Global markets were spooked yesterday by the Chinese Renminbi crossing the psychologically important barrier of 7 RMB to the greenback—sparking speculation that the current trade war will metastasize into a currency war between the world’s two biggest economies. The fact that the Trump administration responded immediately by officially labeling China a “currency manipulator,” for the first time in 25 years, is only grist for the mill.

The logic is straightforward. A weaker Chinese currency cushions the blow to Chinese exports of American tariffs. But greater Chinese exports to America would increase America’s trade deficit within China, creating incentives for the Trump administration to retaliate with a tit-for-tat weakening of the dollar.

Despite this logic, there are three powerful reasons why the trade war won’t become a currency war. In increasing order of importance they are:

1. Donald Trump loves showing America’s strength—and to many, there is no better signal of strength than a strong U.S. dollar.

What’s more, when the global economy wobbles, investors turn to the U.S. dollar as a port in the storm. 
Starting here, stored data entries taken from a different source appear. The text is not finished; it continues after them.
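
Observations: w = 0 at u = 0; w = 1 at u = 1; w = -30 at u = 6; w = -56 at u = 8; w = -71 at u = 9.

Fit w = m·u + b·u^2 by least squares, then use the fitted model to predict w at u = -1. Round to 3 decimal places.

Compute the Gram sums: Σu·u = 182, Σu·u^2 = 1458, Σu^2·u^2 = 11954.
Moment sums: Σu·w = -1266, Σu^2·w = -10414.
Eliminating b: 11954·(row 1) − 1458·(row 2) gives 49864·m = 11954·(-1266) − 1458·(-10414) = 49848, so m = 6231/6233.
Then b = ((-10414) − 1458·(6231/6233))/11954 = -6190/6233.
At u = -1: ŵ = (6231/6233)·(-1) + (-6190/6233)·(1) = -12421/6233.

ŵ = -1.993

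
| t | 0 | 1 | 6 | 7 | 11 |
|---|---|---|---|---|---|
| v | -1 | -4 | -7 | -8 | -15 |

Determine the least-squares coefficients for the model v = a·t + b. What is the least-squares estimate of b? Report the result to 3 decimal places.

The normal system AᵀA·[a, b]ᵀ = Aᵀv is [[207, 25]; [25, 5]]·[a, b]ᵀ = [-267, -35]ᵀ.
Δ = 207·5 − 25² = 410.
a = ((-267)·5 − 25·(-35))/410 = -46/41; b = (207·(-35) − 25·(-267))/410 = -57/41.

b = -1.390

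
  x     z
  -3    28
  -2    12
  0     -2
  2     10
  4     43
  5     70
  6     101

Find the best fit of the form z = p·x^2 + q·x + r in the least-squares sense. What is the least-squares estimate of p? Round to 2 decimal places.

p = 2.97

Entries of AᵀA: Σx^2·x^2 = 2290, Σx^2·x = 378, Σx^2 = 94, Σx·x = 94, Σx = 12, Σ1 = 7.
Moment sums: Σx^2·z = 6414, Σx·z = 1040, Σz = 262.
Normal equations: [[2290, 378, 94]; [378, 94, 12]; [94, 12, 7]]·[p, q, r]ᵀ = [6414, 1040, 262]ᵀ.
Row-reducing yields p = 147869/49764, q = -1099/1508, r = -30451/24882.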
2. The Trump administration cannot unilaterally manipulate the dollar, even if it wants to.

This is true on multiple levels. The dollar floats on global foreign exchange markets without the capital controls that allow a country like China to manage the value of its currency. The single most direct way to weaken the currency is for the central bank to lower interest rates. In the U.S. that is the domain of the Federal Reserve. To Trump’s chagrin, the Fed remains independent of the White House, and its charter asks it to balance the risks of unemployment and inflation, not the exchange rate. And the Fed told the financial markets just last week not to expect further cuts to interest rates.

3. The Chinese government cannot afford the risk of an RMB in free fall.

All the charges by America in the past decade that China is a currency manipulator belie the fact that for more than a decade after 2005, the Chinese currency actually appreciated considerably against the U.S. dollar. This no doubt reduced China’s exports to America, but to China it was worth the price. The specter of mass capital flight has been an existential fear of the Chinese government since the Asian financial crisis in the late 1990s. China then saw the devastating effects of capital flight and vowed that it would never happen in China. With the slowdown of the Chinese economy giving itchy feet to holders of RMB, the last thing China’s government wants is to turn market nervousness into a full-on rush for the exits.

There is no doubt that allowing the RMB to cross 7:1 against the dollar was Xi Jinping’s shot-across-the-bow response to Trump’s threat of imposing tariffs on all Chinese imports on September 1. Just don’t expect the single shot to become an ongoing fusillade.